Filter email servers. While WannaCry used an NSA tool to break into networks, most ransomware attacks will use much more simple infiltration methods, relying on poor security practices. One of the most common ways that ransomware (and malware generally) reaches victims is through email phishing campaigns. While employee education is important, it can only go so far – sooner or later someone will slip up and click a dodgy link if the proper protections are not in place. To lower the risk of malware entering your organisation’s inbox and infiltrating your network, you should use software that blocks executable content. Stop these emails, and you’ll massively reduce the risk of a cyber attack.
Limit employee access to company data and dangerous online content. Again, this is about limiting the opportunity for your employees to put your company at risk. Does everyone in your company have access to everything on your organisation’s system. If so, is that really necessary?
The weakest point in your network always is and always will be human error – with research showing that staff are constantly downloading files they shouldn’t, and click dodgy links in their emails. Limiting staff access will go a long way to reducing the threat surface.

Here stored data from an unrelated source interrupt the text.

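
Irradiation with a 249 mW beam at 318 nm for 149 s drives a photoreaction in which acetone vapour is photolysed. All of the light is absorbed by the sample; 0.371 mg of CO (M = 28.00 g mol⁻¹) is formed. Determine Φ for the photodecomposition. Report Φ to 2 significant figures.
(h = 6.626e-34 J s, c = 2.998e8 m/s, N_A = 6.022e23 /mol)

Φ = 0.13

Product: 0.371 mg / 28.00 g mol⁻¹ = 1.325e-5 mol.
Photon energy at 318 nm: hc/λ = (6.626e-34)(2.998e8)/(318e-9) = 6.247e-19 J.
Energy delivered: (249 mW)(149 s) = 37.10 J.
Photons incident: 37.10 / 6.247e-19 = 5.939e19, i.e. 5.939e19/6.022e23 = 9.862e-5 mol.
Φ = 1.325e-5 mol / 9.862e-5 mol photons = 0.13.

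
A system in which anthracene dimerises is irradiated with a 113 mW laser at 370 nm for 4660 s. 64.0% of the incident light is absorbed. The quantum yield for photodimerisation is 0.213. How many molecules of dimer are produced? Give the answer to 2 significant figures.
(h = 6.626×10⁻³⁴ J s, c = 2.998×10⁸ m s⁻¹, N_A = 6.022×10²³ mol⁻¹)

1.3×10²⁰ molecules

Photon energy at 370 nm: hc/λ = (6.626×10⁻³⁴)(2.998×10⁸)/(370×10⁻⁹) = 5.369×10⁻¹⁹ J.
Energy delivered: (113 mW)(4660 s) = 526.6 J.
Photons incident: 526.6 / 5.369×10⁻¹⁹ = 9.808×10²⁰, i.e. 9.808×10²⁰/6.022×10²³ = 0.001629 mol.
Photons absorbed: 0.640 × 0.001629 = 0.001043 mol.
Product: Φ × n_abs = 0.213 × 0.001043 = 2.222×10⁻⁴ mol.
As a count: 2.222×10⁻⁴ × 6.022×10²³ = 1.3×10²⁰.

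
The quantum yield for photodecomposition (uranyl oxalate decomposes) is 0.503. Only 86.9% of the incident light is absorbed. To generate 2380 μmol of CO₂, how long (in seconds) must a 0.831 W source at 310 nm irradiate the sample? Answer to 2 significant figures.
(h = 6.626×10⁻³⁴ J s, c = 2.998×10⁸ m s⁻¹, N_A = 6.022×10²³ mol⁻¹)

t ≈ 2500 s

Product: 2380 μmol = 0.00238 mol.
Photons that must be absorbed: 0.00238 / 0.503 = 0.004732 mol.
Incident photons needed: 0.004732 / 0.869 = 0.005445 mol.
Photon energy: hc/λ = 6.408×10⁻¹⁹ J; per mole, 3.859×10⁵ J mol⁻¹.
Energy required: 0.005445 × 3.859×10⁵ = 2101 J.
Time: 2101 J / 0.831 W = 2500 s.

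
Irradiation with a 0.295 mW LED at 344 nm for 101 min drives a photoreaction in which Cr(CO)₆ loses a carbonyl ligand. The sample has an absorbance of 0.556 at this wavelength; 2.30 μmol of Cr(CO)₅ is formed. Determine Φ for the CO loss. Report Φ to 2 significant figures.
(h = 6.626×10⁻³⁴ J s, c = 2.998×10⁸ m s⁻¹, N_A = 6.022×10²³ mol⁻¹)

Product: 2.30 μmol = 2.30×10⁻⁶ mol.
Photon energy at 344 nm: hc/λ = (6.626×10⁻³⁴)(2.998×10⁸)/(344×10⁻⁹) = 5.775×10⁻¹⁹ J.
Energy delivered: (0.295 mW)(6060 s) = 1.788 J.
Photons incident: 1.788 / 5.775×10⁻¹⁹ = 3.096×10¹⁸, i.e. 3.096×10¹⁸/6.022×10²³ = 5.141×10⁻⁶ mol.
Fraction absorbed: 1 − 10^(−0.556) = 0.7220.
Photons absorbed: 0.7220 × 5.141×10⁻⁶ = 3.712×10⁻⁶ mol.
Φ = 2.30×10⁻⁶ mol / 3.712×10⁻⁶ mol photons = 0.62.

Φ = 0.62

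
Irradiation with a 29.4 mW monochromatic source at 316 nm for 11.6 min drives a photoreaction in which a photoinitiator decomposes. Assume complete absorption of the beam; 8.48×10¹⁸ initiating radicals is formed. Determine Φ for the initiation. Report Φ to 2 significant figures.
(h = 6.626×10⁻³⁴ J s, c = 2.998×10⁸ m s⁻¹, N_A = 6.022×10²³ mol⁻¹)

Product: 8.48×10¹⁸ / 6.022×10²³ = 1.408×10⁻⁵ mol.
Photon energy at 316 nm: hc/λ = (6.626×10⁻³⁴)(2.998×10⁸)/(316×10⁻⁹) = 6.286×10⁻¹⁹ J.
Energy delivered: (29.4 mW)(696 s) = 20.46 J.
Photons incident: 20.46 / 6.286×10⁻¹⁹ = 3.255×10¹⁹, i.e. 3.255×10¹⁹/6.022×10²³ = 5.405×10⁻⁵ mol.
Φ = 1.408×10⁻⁵ mol / 5.405×10⁻⁵ mol photons = 0.26.

Φ = 0.26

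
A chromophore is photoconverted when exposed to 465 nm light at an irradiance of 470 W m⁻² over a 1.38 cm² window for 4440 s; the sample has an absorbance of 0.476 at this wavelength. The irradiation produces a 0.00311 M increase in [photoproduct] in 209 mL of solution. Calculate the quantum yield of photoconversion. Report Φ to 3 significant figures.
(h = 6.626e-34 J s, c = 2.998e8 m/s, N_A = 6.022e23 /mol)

Product: (0.00311 M)(0.209 L) = 6.500e-4 mol.
Photon energy at 465 nm: hc/λ = (6.626e-34)(2.998e8)/(465e-9) = 4.272e-19 J.
Energy delivered: (470 W m⁻²)(1.38e-4 m²)(4440 s) = 288.0 J.
Photons incident: 288.0 / 4.272e-19 = 6.742e20, i.e. 6.742e20/6.022e23 = 0.001120 mol.
Fraction absorbed: 1 − 10^(−0.476) = 0.6658.
Photons absorbed: 0.6658 × 0.001120 = 7.457e-4 mol.
Φ = 6.500e-4 mol / 7.457e-4 mol photons = 0.872.

Φ = 0.872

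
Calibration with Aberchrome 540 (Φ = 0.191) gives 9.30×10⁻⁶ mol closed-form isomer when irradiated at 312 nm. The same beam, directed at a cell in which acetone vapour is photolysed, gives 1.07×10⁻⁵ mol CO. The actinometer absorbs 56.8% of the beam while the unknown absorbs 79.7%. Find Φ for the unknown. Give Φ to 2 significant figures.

Photons absorbed by the actinometer: 9.30×10⁻⁶ / 0.191 = 4.869×10⁻⁵ mol.
Incident flux: 4.869×10⁻⁵ / 0.568 = 8.572×10⁻⁵ einstein.
Absorbed by unknown: 0.797 × 8.572×10⁻⁵ = 6.832×10⁻⁵ mol.
Φ(unknown) = 1.07×10⁻⁵ / 6.832×10⁻⁵ = 0.16.

Φ = 0.16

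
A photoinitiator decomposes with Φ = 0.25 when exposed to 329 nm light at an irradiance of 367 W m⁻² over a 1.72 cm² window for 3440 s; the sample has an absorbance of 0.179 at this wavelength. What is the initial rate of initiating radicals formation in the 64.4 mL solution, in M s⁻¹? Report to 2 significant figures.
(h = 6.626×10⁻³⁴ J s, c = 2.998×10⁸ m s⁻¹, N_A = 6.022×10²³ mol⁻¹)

Photon energy at 329 nm: hc/λ = (6.626×10⁻³⁴)(2.998×10⁸)/(329×10⁻⁹) = 6.038×10⁻¹⁹ J.
Energy delivered: (367 W m⁻²)(1.72×10⁻⁴ m²)(3440 s) = 217.1 J.
Photons incident: 217.1 / 6.038×10⁻¹⁹ = 3.596×10²⁰, i.e. 3.596×10²⁰/6.022×10²³ = 5.971×10⁻⁴ mol.
Fraction absorbed: 1 − 10^(−0.179) = 0.3378.
Photons absorbed: 0.3378 × 5.971×10⁻⁴ = 2.017×10⁻⁴ mol.
Product formed: 0.25 × 2.017×10⁻⁴ = 5.043×10⁻⁵ mol.
Rate: 5.043×10⁻⁵ mol / (3440 s × 0.0644 L) = 2.3×10⁻⁷ M s⁻¹.

2.3×10⁻⁷ M s⁻¹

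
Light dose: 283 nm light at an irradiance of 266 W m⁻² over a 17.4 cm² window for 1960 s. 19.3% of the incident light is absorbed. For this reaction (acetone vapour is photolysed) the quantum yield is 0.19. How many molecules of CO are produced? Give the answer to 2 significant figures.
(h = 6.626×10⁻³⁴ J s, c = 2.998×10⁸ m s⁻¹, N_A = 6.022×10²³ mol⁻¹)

Photon energy at 283 nm: hc/λ = (6.626×10⁻³⁴)(2.998×10⁸)/(283×10⁻⁹) = 7.019×10⁻¹⁹ J.
Energy delivered: (266 W m⁻²)(17.4×10⁻⁴ m²)(1960 s) = 907.2 J.
Photons incident: 907.2 / 7.019×10⁻¹⁹ = 1.292×10²¹, i.e. 1.292×10²¹/6.022×10²³ = 0.002145 mol.
Photons absorbed: 0.193 × 0.002145 = 4.140×10⁻⁴ mol.
Product: Φ × n_abs = 0.19 × 4.140×10⁻⁴ = 7.866×10⁻⁵ mol.
As a count: 7.866×10⁻⁵ × 6.022×10²³ = 4.7×10¹⁹.

4.7×10¹⁹ molecules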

Internally, you should limit the data that employees have access to so that Jim from HR’s computer being compromised won’t mean that valuable financial information – that Jim shouldn’t have access to anyway – gets into the hands of the attackers. Externally, limit the ways in which employees can endanger themselves. Use web security tools to monitor the sites your employees visit and restrict access to anything that is potentially dangerous. Limit the authority to install software only to those who need it. These steps will seriously reduce the odds of Jim inadvertently downloading ransomware, and even if he manages to, it will mitigate the damage that can be done.

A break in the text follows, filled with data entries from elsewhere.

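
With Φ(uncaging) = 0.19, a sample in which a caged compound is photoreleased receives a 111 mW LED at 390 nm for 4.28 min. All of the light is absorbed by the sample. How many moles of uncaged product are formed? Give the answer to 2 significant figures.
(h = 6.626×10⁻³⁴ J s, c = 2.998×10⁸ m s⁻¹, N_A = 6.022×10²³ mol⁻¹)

1.8×10⁻⁵ mol

Photon energy at 390 nm: hc/λ = (6.626×10⁻³⁴)(2.998×10⁸)/(390×10⁻⁹) = 5.094×10⁻¹⁹ J.
Energy delivered: (111 mW)(256.8 s) = 28.50 J.
Photons incident: 28.50 / 5.094×10⁻¹⁹ = 5.595×10¹⁹, i.e. 5.595×10¹⁹/6.022×10²³ = 9.291×10⁻⁵ mol.
Product: Φ × n_abs = 0.19 × 9.291×10⁻⁵ = 1.765×10⁻⁵ mol.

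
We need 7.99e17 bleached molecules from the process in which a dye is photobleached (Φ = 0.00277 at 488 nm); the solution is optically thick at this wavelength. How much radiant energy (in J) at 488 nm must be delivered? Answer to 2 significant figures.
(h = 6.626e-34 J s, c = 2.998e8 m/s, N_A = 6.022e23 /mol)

Product: 7.99e17 / 6.022e23 = 1.327e-6 mol.
Photons that must be absorbed: 1.327e-6 / 0.00277 = 4.791e-4 mol.
Photon energy: hc/λ = 4.071e-19 J; per mole, 2.452e5 J mol⁻¹.
Energy required: 4.791e-4 × 2.452e5 = 120 J.

120 J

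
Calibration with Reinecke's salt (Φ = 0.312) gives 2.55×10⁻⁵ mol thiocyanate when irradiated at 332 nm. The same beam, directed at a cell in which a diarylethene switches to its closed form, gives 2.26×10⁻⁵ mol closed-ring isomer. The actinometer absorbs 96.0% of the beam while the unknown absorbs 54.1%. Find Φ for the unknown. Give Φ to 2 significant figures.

Φ = 0.49

Photons absorbed by the actinometer: 2.55×10⁻⁵ / 0.312 = 8.173×10⁻⁵ mol.
Incident flux: 8.173×10⁻⁵ / 0.960 = 8.514×10⁻⁵ einstein.
Absorbed by unknown: 0.541 × 8.514×10⁻⁵ = 4.606×10⁻⁵ mol.
Φ(unknown) = 2.26×10⁻⁵ / 4.606×10⁻⁵ = 0.49.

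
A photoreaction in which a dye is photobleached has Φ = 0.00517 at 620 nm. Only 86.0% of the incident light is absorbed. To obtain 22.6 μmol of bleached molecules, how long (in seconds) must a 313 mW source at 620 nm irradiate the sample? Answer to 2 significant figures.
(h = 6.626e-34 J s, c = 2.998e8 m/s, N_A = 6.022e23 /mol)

Product: 22.6 μmol = 2.26e-5 mol.
Photons that must be absorbed: 2.26e-5 / 0.00517 = 0.004371 mol.
Incident photons needed: 0.004371 / 0.860 = 0.005083 mol.
Photon energy: hc/λ = 3.204e-19 J; per mole, 1.929e5 J mol⁻¹.
Energy required: 0.005083 × 1.929e5 = 980.5 J.
Time: 980.5 J / 0.313 W = 3100 s.

t ≈ 3100 s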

Don’t forget to secure your cloud applications. We’ve covered off email and web threats, but one malware channel that organisations typically overlook is the cloud. Cloud applications have brought a great deal of benefits to organisations, but also many potential points of vulnerability. The average organisation uses 1,000 cloud applications and a vulnerability in just one could be a potential door for ransomware to infiltrate. As we have previously discussed, cloud-only malware is on the rise, and has a completely different modus operandi to traditional malware. To combat this emerging threat, organisations need to establish visibility and control over their cloud applications and begin to treat it in the same way they’d treat emails: scanning for malware and acting swiftly to quarantine threats.